# This device cannot start. (Code 10)



## andrewddo (Jul 1, 2011)

hey was wondering if anyone could help i cant get into my sd card when i connect it to my computer it says theres a connection but in my computer i see no removable storage and it doesnt pop up asking what i want to do like usual it says i have a This device cannot start. (Code 10) error code in hardware properties plz and ty


----------



## Xrayz540 (Jul 4, 2011)

andrewddo said:


> hey was wondering if anyone could help i cant get into my sd card when i connect it to my computer it says theres a connection but in my computer i see no removable storage and it doesnt pop up asking what i want to do like usual it says i have a This device cannot start. (Code 10) error code in hardware properties plz and ty


this does not belong in the dev forum


----------



## andrewddo (Jul 1, 2011)

oh sorry wasnt sure where it went can it be moved


----------



## SyNiK4L (Jun 7, 2011)

ya i got it. its not a problem. dev forum is for release tho. :android-smile:


----------



## bkoon1218 (Jul 9, 2011)

You need the proper drivers for your device. I think that should be available in the bible.


----------



## andrewddo (Jul 1, 2011)

i dont think it smy drivers cuz i clicked update drivers and it says its up to date


----------



## krylon360 (Jun 21, 2011)

uninstall all the drivers using USBDView
Then reinstall.
DO NOT USE Windows Update to download the drivers.
Use the Galaxy S Drivers.

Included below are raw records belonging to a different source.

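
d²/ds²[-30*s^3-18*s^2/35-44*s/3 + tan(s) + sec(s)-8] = -180*s + 2*tan(s)^3 + 2*tan(s)^2*sec(s) + 2*tan(s) + sec(s) - 36/35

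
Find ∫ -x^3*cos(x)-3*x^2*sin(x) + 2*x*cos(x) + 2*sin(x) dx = x*(2 - x^2)*sin(x) + C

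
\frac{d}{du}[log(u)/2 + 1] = 1/(2*u)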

I think it even comes with a nice little setup.exe to install the drivers for you.


----------



## andrewddo (Jul 1, 2011)

alright so i think its about to work as i can see my removable disk icon now but it seems to be stuck on installing CDC serial


----------



## andrewddo (Jul 1, 2011)

ok so it seems its not the drivers that are messed up as i tried to use my phone on another computer with the same results so im guessing it was right around the time i was trying to reparition it with parition wizard that it messed up any ideas what it could be ? it says my :F drive which is my sd card cannot start


----------